The first planting phase of the project will reforest 1,100 hectares and be complete by early 2024. The project is expected to generate high-quality carbon credits for 20 years, with the first issuance expected in 2025. Additionally, the silvofisheries pilot program will be implemented towards the end of the project, once mature mangroves are established.

ClimeCo is also working to connect one of our plastic credit partners in Indonesia with YAKOPI to identify ways to expand plastic collection to YAKOPI's operations, creating another source of local revenue for many of the local villages.

Ecosystem restoration through the voluntary carbon market

Companies are increasingly turning to nature-based solutions to restore ecosystems and drive climate, economic and ecological impacts. But the rapid growth of carbon markets over the past five years has created its share of issues — including a lack of standardization and understanding as to what constitutes a ‘good’ offset; and many new potential market participants are seeking to understand how to assess opportunities before making a commitment.

The Integrity Council for the Voluntary Carbon Market — the "standard of standards" for the VCM — recently released its Core Carbon Principles and Assessment Framework, which outlines a standard for “high-integrity” carbon credits that are credible and trustworthy. High-quality credits are also commonly defined as an actual reduction or removal of CO2e that is third-party verified, real, additional, quantifiable, durable, avoids leakage and is listed on a reputable carbon registry.

For ClimeCo, high-quality credits are derived from projects that represent meaningful reductions in carbon emissions and/or CO2 removals associated with activities that are scientifically credible and verifiable under the most rigorous standards and that align with our company ethos of creating broader social and environmental impacts. This means that in addition to achieving proven carbon removal and storage, nature-based projects should also produce positive social impacts by respecting, including and empowering indigenous peoples and local communities (IPLCs). One of ClimeCo’s focus areas when developing nature-based projects includes performing stakeholder engagement, meaningfully addressing community requests and grievances, and only developing a project where IPLCs welcome the activity.
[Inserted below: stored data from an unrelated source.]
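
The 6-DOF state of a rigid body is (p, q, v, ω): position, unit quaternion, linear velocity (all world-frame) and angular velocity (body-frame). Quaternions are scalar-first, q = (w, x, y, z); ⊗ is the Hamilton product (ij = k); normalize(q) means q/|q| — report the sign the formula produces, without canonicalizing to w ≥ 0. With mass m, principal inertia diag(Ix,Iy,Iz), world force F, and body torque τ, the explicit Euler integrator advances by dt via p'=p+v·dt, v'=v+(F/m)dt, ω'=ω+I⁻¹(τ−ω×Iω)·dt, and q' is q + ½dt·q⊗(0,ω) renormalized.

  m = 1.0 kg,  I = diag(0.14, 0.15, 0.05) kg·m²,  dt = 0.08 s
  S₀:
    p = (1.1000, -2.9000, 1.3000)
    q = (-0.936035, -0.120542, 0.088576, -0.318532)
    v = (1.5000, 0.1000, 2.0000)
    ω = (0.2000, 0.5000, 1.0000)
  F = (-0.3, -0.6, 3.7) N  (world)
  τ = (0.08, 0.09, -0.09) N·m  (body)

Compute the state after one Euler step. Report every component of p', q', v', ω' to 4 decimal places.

(τ − ω×Iω)/I = (0.9286, 0.4800, -1.8200)
ω + α·dt = (0.2743, 0.5384, 0.8544)
q⊗(0,ω) = (0.2983524, 0.0606350, -0.4111819, -1.0140212)
q' = normalize(q + ½dt·q⊗(0,ω)) = (-0.9231, -0.1180, 0.0721, -0.3587)
p + v·dt = (1.2200, -2.8920, 1.4600)
v' = v + a·dt = (1.4760, 0.0520, 2.2960)

p' = (1.2200, -2.8920, 1.4600)
q' = (-0.9231, -0.1180, 0.0721, -0.3587)
v' = (1.4760, 0.0520, 2.2960)
ω' = (0.2743, 0.5384, 0.8544)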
Projects should also support the biodiversity of local natural ecosystems by, for example, utilizing a mix of native plant species adapted for the conditions of the planted area or by aiming to improve or protect a specific habitat type or food source for local fauna.

Accessing nature-based project opportunities

Carbon credits are not intended to replace rapid decarbonization; but they do play a critical role in accelerating progress toward the dual goals of economy-wide decarbonization and nature-loss prevention. The global economy needs more effective mechanisms to price the costs and uncertainties of achieving these critical goals. In certain jurisdictions, regulated markets provide market signals (such as cap and trade programs). The VCM is an important, complementary option where regulatory markets still need to be improved or developed. Ideally, VCM participants seek to mitigate real-time impacts as a part of their ongoing GHG-reduction strategies.

To achieve a more sustainable and equitable future, companies must increase their support of community-based work that prioritizes people and restores the balance we've lost with nature; ClimeCo can support brands in quantifying environmental benefits and connecting with the VCM to help finance projects to improve people's lives and their environment. Business today will have long-lasting effects on communities and the environment, and we must recognize the interconnectedness of our actions and take responsibility for creating positive change. Investing in sustainable practices, reducing waste and emissions, and actively engaging with communities ensures that their needs and perspectives are heard and incorporated into decision-making processes. By prioritizing people and the planet, companies can improve their bottom line and contribute to building a more just and resilient society for all.